Pelangi mencium dan memeluk putra kecil kami. Tak ingin berlarut diluar rumah kami akhirnya memasuki rumah dan berkumpul di ruang keluarga.

"Jadi namanya siapa Ngi biar kita enak manggilnya ?" Tanya kakak.

"Sebelumnya memang dipanggilnya siapa mbak ?" Tanya Pelangi.

"Ya karena anak lanang ya kami panggil 'nang' to." Jawab mama.

"Kenapa gak langsung diberi nama aja biar lebih enak manggilnya ?" Tanya Pelangi lagi.

"Suamimu itu yang gak mau. Katanya nungguin kamu kembali Ngi." Kata papa.

"Dia strees berat Ngi kamu tinggal koma. Lihatlah sekarang dia tak terurus lagi, badan kurus, tidur kurang, rambut tidak tertata rapi, kumis dan jambang memenuhi wajah. Dia betul-betul menyadari bahwa kamu begitu berarti buat dia sekarang Ngi." Ibuku menimpal.

"Sekarang yang bucin gantian mas Moondy mbak, setiap hari selalu saja melihat fotomu dan menyebut namamu." Embun menggodaku.

"Mungkin dia baru sadar jika sudah seperti ini. Biarkan saja dia mendapat hukuman setimpal dulu." Kata papa menambahkan.

Aku tak banyak berkata-kata, karena memang itulah yang aku rasakan. Benar apa kata mereka semua tentangku. Pelangi melihat kearahku, dan aku tersenyum melihatnya, meski setelahnya dia kembali memalingkan wakanya dari pandanganku.

"Aku senang kamu kembali." Kataku saat kami memasuki kamar.

"Masak sih mas ?"

"Kamu pikir aku bohong? Lihatlah aku, sekarang aku tak lagi menjaga penampilanku, semua itu karena aku terlalu sibuk memikirkanmu."

"Mungkin karena gak sempet, kan kamu ngurus dua anak. Bukan karena memikirkanku."

"Kamu masih gak percaya kalau aku benar-benar mencintaimu?"

"Percaya gak ya, entahlah .... "

"Ngi !"

Drrttttt drrrrtttt drrtttt ponselku bergetar membuatku tak jadi meneruskan kata-kataku.

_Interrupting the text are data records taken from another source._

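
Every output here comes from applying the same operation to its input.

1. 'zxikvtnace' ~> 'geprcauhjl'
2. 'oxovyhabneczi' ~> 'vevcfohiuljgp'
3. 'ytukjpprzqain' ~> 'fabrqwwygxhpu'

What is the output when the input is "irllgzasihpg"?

What's happening: shift every letter 7 places forward in the alphabet (wrapping around).
"irllgzasihpg" → "pyssnghzpown".

pyssnghzpown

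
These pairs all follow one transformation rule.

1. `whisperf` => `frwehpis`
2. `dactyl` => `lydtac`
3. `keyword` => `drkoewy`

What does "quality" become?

ytqiula

The rule is to move the last character to the front, then take characters alternately from the front and the back (1st, last, 2nd, 2nd-last, ...).
"quality" → "yqualit" → "ytqiula".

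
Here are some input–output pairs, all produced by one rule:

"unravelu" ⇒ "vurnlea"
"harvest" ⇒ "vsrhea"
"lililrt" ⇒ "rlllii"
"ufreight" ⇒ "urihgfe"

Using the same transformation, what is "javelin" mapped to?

vljiea

The rule is to delete the last character, then sort the characters into reverse alphabetical order.
"javelin" → "javeli" → "vljiea".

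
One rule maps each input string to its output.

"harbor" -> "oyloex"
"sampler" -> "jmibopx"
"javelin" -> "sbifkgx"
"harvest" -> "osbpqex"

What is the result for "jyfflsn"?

ccipkgv

In each case the input is transformed by: move the first 2 characters to the end (rotate left by 2), then shift every letter 3 places backward in the alphabet (wrapping around).
Starting from "jyfflsn": after the first operation, "fflsnjy"; after the second, "ccipkgv".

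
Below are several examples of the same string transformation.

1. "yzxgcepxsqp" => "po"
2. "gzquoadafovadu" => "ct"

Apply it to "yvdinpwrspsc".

rb

The rule is to shift every letter 1 place backward in the alphabet (wrapping around), then keep only the last 2 characters.
Working it through for "yvdinpwrspsc": intermediate "xuchmovqrorb", final "rb".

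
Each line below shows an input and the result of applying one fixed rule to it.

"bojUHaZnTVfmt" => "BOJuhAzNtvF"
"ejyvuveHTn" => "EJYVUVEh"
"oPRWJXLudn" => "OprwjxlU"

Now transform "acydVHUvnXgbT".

ACYDvhuVNxG

Rule — delete the last 2 characters, then flip the case of every letter.
Doing the same to "acydVHUvnXgbT": "ACYDvhuVNxG".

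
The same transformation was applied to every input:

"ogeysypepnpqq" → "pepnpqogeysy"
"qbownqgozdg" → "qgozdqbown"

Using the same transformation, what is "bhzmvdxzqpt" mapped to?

dxzqpbhzmv

The transformation: delete the last character, then swap the front and back halves of the string.
Working it through for "bhzmvdxzqpt": intermediate "bhzmvdxzqp", final "dxzqpbhzmv".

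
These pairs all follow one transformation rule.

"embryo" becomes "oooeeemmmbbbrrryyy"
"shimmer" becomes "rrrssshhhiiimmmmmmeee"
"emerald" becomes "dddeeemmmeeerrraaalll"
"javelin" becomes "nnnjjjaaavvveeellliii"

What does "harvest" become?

The pattern: move the last character to the front, then repeat every character 3 times.
Applying both steps to "harvest": "tharves", then "ttthhhaaarrrvvveeesss".

ttthhhaaarrrvvveeesss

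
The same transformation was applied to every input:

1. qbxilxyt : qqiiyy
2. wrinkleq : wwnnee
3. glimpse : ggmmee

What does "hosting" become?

hhttgg

The transformation: keep one character in every 3, starting at position 1 (positions 1st, 4th, 7th, ...), then double every character.
Applying both steps to "hosting": "htg", then "hhttgg".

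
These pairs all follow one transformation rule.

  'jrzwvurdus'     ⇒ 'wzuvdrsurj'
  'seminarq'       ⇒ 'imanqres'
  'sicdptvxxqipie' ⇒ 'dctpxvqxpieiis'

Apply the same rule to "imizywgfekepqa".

The transformation: swap each adjacent pair of characters (1↔2, 3↔4, ...), then move the first 2 characters to the end (rotate left by 2).
"imizywgfekepqa" → "miziwyfgkepeaq" → "ziwyfgkepeaqmi".

ziwyfgkepeaqmi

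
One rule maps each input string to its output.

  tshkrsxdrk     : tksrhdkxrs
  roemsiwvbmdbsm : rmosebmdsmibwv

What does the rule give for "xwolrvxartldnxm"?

The pattern: take characters alternately from the front and the back (1st, last, 2nd, 2nd-last, ...).
"xwolrvxartldnxm" → "xmwxonldrlvtxra".

xmwxonldrlvtxra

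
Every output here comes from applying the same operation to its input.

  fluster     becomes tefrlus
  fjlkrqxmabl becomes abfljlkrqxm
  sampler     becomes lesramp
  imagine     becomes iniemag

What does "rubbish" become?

In each case the input is transformed by: swap the first and last characters, then move the last 3 characters to the front (rotate right by 3).
"rubbish" → "hubbisr" → "isrhubb".

isrhubb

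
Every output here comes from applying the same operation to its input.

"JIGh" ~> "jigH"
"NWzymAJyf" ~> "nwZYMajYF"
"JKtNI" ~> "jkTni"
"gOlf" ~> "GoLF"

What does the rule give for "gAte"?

What's happening: flip the case of every letter.
For "gAte" the result is "GaTE".

GaTE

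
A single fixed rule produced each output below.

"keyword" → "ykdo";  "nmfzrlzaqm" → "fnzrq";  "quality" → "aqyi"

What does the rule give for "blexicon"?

Looking at the pairs, the operation is to keep every other character starting from the first (positions 1st, 3rd, 5th, ...), then swap each adjacent pair of characters (1↔2, 3↔4, ...).
On "blexicon": the first step gives "beio", and the second then gives "eboi".
(Check on "keyword": → "kyod" → "ykdo" ✓)

eboi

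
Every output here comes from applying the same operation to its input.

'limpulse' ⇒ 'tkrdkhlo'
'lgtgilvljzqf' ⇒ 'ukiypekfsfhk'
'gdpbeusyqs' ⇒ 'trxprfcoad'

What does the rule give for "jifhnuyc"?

In each case the input is transformed by: shift every letter 1 place backward in the alphabet (wrapping around), then swap the front and back halves of the string.
Working it through for "jifhnuyc": intermediate "ihegmtxb", final "mtxbiheg".

mtxbiheg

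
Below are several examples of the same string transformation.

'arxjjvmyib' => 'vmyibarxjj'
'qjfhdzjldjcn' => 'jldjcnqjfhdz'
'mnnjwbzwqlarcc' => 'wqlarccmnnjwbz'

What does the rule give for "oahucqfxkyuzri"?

xkyuzrioahucqf

The rule is to swap the front and back halves of the string.
For "oahucqfxkyuzri" the result is "xkyuzrioahucqf".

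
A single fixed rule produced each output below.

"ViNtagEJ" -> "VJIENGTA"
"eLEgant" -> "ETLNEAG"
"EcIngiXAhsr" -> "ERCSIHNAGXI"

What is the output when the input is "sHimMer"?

SRHEIMM

Each output is the input with this applied: take characters alternately from the front and the back (1st, last, 2nd, 2nd-last, ...), then convert every letter to uppercase.
Working it through for "sHimMer": intermediate "srHeiMm", final "SRHEIMM".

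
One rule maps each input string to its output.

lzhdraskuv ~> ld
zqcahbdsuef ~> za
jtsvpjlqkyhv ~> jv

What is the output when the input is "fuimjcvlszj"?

What's happening: keep one character in every 3, starting at position 1 (positions 1st, 4th, 7th, ...), then delete the last 2 characters.
"fuimjcvlszj" → "fmvz" → "fm".

fm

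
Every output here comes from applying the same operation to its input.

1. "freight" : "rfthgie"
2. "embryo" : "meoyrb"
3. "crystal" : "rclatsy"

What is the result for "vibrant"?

ivtnarb

Looking at the pairs, the operation is to reverse the string, then move the last 2 characters to the front (rotate right by 2).
For "vibrant", step one produces "tnarbiv"; step two turns that into "ivtnarb".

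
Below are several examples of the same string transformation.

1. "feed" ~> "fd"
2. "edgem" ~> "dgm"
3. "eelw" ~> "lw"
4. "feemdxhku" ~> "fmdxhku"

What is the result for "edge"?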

"Halo pak Paulus ?" Telpon dari pengacaraku.

"......."

"Baik pak terimakasih. Maaf saya tidak bisa hadir, hari ini istri saya keluar dari rumah sakit."

"......."

"Baik saya kabari lagi nanti, tapi tidak bisa dalam waktu dekat ini, istri saya masih dalam pemulihan."